The brothers after some apprehension agreed to let Kroc be the one to start opening new stores. Kroc writes: “When I flew back to Chicago that fateful day in 1954, I had a freshly signed contract with the McDonald brothers in my briefcase. I was a battle-scarred veteran of the business wars, but I was still eager to go into action. I was 52 years old. I had diabetes and incipient arthritis. I had lost my gall bladder and most of my thyroid gland in earlier campaigns. But I was convinced that the best was still ahead of me. I was still green and growing.”

The success of McDonalds hinged on three very simple principles which Kroc employed effectively, the first of which was assembly line production. The first well-known implementation of this was by Henry Ford in his making of the Model T. As a result of developments in this method, Ford's cars came off the line in three minute intervals. It is therefore no surprise that Kroc moulded this idea into an efficiency tool in the food industry.

The second principle being a quality french fry, which he found to be less straight forward than you might imagine. When setting up his first McDonald’s restaurant Kroc discovered after following the McDonald brothers’ recipe step by step a “perfectly fine looking, golden brown potato that snuggled up against the palate with a taste like… well, like mush.” He consulted with the ‘Potato and Onion Association’, as we all would have done I am sure. At first they were baffled, but soon discovered how potatoes improve in flavour as they dry out after being dug, leading Kroc to devise a curing system of his own.

The third and final principle was a solid franchise model, creating a culture of small businessmen, many of whom operated several McDonald’s at once. Each franchisee pays a percentage of its gross sales to the McDonald’s corporation. The percentage was 1.9% when McDonald’s started, and by the time Kroc was writing his autobiography, which was 1977, it was 11.9%.

Kroc said that it would usually take less than two years for a site to be made available for the applicant. The applicant would then have to do another 500 hours working in a McDonald’s restaurant. Then they attended Hamburger University where “we award them a Bachelor of Hamburgerology degree with a minor in french fries.”

Despite having a very friendly and humorous writing style, one gets the feeling that Kroc is a ruthless businessman and possibly one you would not like to cross. He looked after loyal workers but had no issues in cutting ties with past friends who turned against him in business, or for that matter, wives who were surplus to requirements. Writing of a man who attempted to steal one o f his paper cup money making schemes “I couldn’t listen for a moment when he called later to plead for a chance to get into McDonald’s. A good executive does not like mistakes. He will allow his subordinates an honest mistake once in a while, but he will never condone or forgive dishonesty”.

There is a lot to be learned from his considered, calculated, but at times callous operating style.
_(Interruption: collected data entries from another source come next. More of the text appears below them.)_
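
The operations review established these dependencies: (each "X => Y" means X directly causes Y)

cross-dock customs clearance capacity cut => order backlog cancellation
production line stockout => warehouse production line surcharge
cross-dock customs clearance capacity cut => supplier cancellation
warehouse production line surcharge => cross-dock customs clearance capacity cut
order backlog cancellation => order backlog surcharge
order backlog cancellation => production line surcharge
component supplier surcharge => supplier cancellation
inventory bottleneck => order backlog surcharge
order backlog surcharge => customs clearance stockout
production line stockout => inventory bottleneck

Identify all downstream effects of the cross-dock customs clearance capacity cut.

the customs clearance stockout, the order backlog cancellation, the order backlog surcharge, the production line surcharge, the supplier cancellation

Direct effects: the order backlog cancellation, the supplier cancellation.
2 steps out: the production line surcharge, the order backlog surcharge.
3 steps out: the customs clearance stockout.
Not reachable from it: the component supplier surcharge, the production line stockout, the warehouse production line surcharge, the inventory bottleneck.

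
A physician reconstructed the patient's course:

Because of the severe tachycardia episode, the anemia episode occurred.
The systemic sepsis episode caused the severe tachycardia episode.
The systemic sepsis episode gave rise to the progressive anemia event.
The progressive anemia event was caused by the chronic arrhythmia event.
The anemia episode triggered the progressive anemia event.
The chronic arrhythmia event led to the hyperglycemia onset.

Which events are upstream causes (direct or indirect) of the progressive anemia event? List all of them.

Immediate causes of the progressive anemia event: the chronic arrhythmia event, the systemic sepsis episode, the anemia episode.
Further upstream: the severe tachycardia episode.

the anemia episode, the chronic arrhythmia event, the severe tachycardia episode, the systemic sepsis episode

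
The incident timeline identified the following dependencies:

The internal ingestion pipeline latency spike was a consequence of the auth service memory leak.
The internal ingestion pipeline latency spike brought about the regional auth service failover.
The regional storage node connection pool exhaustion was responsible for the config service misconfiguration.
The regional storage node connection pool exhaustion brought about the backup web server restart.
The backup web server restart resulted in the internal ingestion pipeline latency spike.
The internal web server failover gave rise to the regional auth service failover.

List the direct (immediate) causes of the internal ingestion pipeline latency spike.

the auth service memory leak, the backup web server restart

Upstream contributors include the regional storage node connection pool exhaustion, but only the auth service memory leak, the backup web server restart feed directly into the internal ingestion pipeline latency spike.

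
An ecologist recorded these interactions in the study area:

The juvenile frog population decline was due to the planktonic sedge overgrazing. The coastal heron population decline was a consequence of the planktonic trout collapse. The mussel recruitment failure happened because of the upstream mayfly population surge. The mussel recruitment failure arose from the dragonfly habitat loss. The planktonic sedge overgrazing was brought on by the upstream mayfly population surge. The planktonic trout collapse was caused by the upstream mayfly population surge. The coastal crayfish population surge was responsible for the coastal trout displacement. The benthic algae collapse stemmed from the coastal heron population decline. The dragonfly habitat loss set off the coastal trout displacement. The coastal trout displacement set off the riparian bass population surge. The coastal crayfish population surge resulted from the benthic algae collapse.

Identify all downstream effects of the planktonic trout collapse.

Direct effects: the coastal heron population decline.
2 steps out: the benthic algae collapse.
3 steps out: the coastal crayfish population surge.
4 steps out: the coastal trout displacement.
5 steps out: the riparian bass population surge.
Not reachable from it: the upstream mayfly population surge, the planktonic sedge overgrazing, the dragonfly habitat loss, the mussel recruitment failure, the juvenile frog population decline.

the benthic algae collapse, the coastal crayfish population surge, the coastal heron population decline, the coastal trout displacement, the riparian bass population surge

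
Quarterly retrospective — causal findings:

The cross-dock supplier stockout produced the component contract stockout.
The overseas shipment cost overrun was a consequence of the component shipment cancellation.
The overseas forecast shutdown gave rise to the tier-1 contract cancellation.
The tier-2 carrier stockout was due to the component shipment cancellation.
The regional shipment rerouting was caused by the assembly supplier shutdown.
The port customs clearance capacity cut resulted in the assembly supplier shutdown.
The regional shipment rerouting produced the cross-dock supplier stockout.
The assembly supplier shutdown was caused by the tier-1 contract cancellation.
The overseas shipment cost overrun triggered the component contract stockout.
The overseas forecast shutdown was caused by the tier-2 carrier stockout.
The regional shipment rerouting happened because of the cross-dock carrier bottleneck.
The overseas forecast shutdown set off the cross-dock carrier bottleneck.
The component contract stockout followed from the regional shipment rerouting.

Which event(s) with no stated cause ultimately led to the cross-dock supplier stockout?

the component shipment cancellation, the port customs clearance capacity cut

Tracing upstream from the cross-dock supplier stockout: the cross-dock supplier stockout ← the regional shipment rerouting ← the cross-dock carrier bottleneck ← the overseas forecast shutdown ← the tier-2 carrier stockout ← the component shipment cancellation.
A separate upstream branch: the cross-dock supplier stockout ← the regional shipment rerouting ← the assembly supplier shutdown ← the port customs clearance capacity cut.
Each of those chain origins has no stated cause.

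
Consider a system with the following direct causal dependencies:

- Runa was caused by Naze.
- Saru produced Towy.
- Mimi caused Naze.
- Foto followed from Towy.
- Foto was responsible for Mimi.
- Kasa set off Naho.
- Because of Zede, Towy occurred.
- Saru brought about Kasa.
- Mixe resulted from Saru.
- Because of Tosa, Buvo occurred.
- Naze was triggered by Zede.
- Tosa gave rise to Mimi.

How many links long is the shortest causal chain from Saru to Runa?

5

Shortest chain: Saru → Towy → Foto → Mimi → Naze → Runa.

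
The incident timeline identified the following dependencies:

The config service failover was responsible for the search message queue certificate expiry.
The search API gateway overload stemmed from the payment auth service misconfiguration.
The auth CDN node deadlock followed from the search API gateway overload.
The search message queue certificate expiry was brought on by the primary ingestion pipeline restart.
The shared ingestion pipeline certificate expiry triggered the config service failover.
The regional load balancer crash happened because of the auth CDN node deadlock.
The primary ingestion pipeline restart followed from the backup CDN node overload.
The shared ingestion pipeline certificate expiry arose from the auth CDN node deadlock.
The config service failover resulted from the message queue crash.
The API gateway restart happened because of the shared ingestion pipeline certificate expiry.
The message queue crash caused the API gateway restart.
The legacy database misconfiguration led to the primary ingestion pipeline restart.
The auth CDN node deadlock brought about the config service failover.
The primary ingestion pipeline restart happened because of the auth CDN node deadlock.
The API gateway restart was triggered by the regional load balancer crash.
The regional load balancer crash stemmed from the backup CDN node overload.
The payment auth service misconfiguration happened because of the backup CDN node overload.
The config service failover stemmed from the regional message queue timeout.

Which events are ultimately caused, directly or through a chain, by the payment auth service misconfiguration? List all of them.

Direct effects: the search API gateway overload.
2 steps out: the auth CDN node deadlock.
3 steps out: the shared ingestion pipeline certificate expiry, the primary ingestion pipeline restart, the regional load balancer crash, the config service failover.
4 steps out: the API gateway restart, the search message queue certificate expiry.
Not reachable from it: the legacy database misconfiguration, the message queue crash, the backup CDN node overload, the regional message queue timeout.

the API gateway restart, the auth CDN node deadlock, the config service failover, the primary ingestion pipeline restart, the regional load balancer crash, the search API gateway overload, the search message queue certificate expiry, the shared ingestion pipeline certificate expiry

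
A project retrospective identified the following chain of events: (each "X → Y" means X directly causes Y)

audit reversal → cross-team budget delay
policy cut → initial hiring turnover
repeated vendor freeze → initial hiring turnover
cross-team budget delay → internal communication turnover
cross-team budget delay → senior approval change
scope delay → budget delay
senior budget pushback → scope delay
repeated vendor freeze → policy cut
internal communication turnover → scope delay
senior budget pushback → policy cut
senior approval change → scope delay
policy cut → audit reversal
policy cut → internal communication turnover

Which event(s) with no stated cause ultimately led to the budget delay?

the repeated vendor freeze, the senior budget pushback

Tracing upstream from the budget delay: the budget delay ← the scope delay ← the senior budget pushback.
A separate upstream branch: the budget delay ← the scope delay ← the internal communication turnover ← the policy cut ← the repeated vendor freeze.
Each of those chain origins has no stated cause.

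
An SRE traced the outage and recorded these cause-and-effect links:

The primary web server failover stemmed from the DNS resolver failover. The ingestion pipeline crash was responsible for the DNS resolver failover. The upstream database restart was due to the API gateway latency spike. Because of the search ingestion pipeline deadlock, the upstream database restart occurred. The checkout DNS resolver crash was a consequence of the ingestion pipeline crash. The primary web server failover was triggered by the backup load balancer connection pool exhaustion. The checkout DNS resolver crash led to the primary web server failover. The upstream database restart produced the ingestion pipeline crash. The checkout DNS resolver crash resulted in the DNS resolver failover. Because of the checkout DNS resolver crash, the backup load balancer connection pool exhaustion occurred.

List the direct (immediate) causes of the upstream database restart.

the API gateway latency spike, the search ingestion pipeline deadlock

the API gateway latency spike, the search ingestion pipeline deadlock → the upstream database restart with nothing further upstream stated.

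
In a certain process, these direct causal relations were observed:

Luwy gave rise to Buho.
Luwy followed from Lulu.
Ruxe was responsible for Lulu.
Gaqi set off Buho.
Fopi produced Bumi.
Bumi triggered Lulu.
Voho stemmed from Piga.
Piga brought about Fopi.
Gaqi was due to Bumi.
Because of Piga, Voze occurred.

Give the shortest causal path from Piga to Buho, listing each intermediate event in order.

Piga → Fopi → Bumi → Gaqi → Buho

Piga → Fopi
Fopi → Bumi
Bumi → Gaqi
Gaqi → Buho
Length: 4 steps.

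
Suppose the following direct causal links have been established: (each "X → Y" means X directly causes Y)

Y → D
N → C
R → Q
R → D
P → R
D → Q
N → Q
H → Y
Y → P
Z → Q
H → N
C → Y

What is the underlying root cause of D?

Tracing upstream from D: D ← Y ← H.
H has no stated cause, so it is the root.

H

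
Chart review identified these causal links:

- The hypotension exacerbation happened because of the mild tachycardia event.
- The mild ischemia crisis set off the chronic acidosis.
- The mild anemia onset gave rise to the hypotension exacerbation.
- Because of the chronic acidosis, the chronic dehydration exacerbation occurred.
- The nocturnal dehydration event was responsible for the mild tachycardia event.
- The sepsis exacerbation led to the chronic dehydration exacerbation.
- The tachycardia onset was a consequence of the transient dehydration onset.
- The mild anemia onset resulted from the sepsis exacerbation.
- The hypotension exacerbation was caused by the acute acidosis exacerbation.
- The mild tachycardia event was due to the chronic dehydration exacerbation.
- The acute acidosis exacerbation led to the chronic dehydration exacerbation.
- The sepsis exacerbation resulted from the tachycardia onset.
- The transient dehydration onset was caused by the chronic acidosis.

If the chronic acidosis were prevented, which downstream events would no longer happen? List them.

the mild anemia onset, the sepsis exacerbation, the tachycardia onset, the transient dehydration onset

Downstream of the chronic acidosis: the transient dehydration onset, the tachycardia onset, the sepsis exacerbation, the mild anemia onset, the chronic dehydration exacerbation, the mild tachycardia event, the hypotension exacerbation.
Of those, still caused via another path: the chronic dehydration exacerbation, the mild tachycardia event, the hypotension exacerbation.
The remainder have no surviving cause.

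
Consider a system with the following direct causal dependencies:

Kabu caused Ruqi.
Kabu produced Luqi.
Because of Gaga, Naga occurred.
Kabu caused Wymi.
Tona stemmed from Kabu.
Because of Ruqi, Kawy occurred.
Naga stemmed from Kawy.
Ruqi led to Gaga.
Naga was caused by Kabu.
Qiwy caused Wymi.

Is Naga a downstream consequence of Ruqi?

There is a causal chain: Ruqi → Kawy → Naga.

Yes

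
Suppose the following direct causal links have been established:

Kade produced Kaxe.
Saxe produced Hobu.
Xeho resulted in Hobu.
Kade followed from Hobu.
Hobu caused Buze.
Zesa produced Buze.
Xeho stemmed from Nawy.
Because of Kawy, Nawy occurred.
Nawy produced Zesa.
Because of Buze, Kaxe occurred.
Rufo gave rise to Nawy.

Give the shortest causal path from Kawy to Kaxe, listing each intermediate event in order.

Kawy → Nawy
Nawy → Zesa
Zesa → Buze
Buze → Kaxe
Length: 4 steps.

Kawy → Nawy → Zesa → Buze → Kaxe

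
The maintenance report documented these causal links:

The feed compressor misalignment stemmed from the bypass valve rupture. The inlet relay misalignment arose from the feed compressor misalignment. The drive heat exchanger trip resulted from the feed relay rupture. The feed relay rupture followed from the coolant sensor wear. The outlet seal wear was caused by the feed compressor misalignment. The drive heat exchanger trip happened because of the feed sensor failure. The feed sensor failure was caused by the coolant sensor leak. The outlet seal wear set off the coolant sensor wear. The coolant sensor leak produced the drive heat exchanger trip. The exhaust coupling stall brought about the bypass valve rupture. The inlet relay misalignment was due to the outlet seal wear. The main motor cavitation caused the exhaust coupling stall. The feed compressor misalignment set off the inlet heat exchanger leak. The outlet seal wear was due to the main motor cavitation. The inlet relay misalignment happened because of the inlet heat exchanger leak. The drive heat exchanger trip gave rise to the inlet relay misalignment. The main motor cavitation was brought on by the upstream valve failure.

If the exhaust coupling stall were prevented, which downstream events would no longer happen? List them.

the bypass valve rupture, the feed compressor misalignment, the inlet heat exchanger leak

Downstream of the exhaust coupling stall: the bypass valve rupture, the feed compressor misalignment, the outlet seal wear, the coolant sensor wear, the feed relay rupture, the drive heat exchanger trip, the inlet heat exchanger leak, the inlet relay misalignment.
Of those, still caused via another path: the outlet seal wear, the coolant sensor wear, the feed relay rupture, the drive heat exchanger trip, the inlet relay misalignment.
The remainder have no surviving cause.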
I would, however, love to read the accounts of his life from the perspective of those he has crossed. I suspect it would paint a far less glamorous picture.

The JM Finn book club, consisting of a dozen or so investment professionals across the firm, was conceived in 2017 with the hope being that, month by month, some of the wisdom of investing gurus such as Warren Buffet, Charlie Munger, and Mohnish Pabrai, might rub off on their eager selves.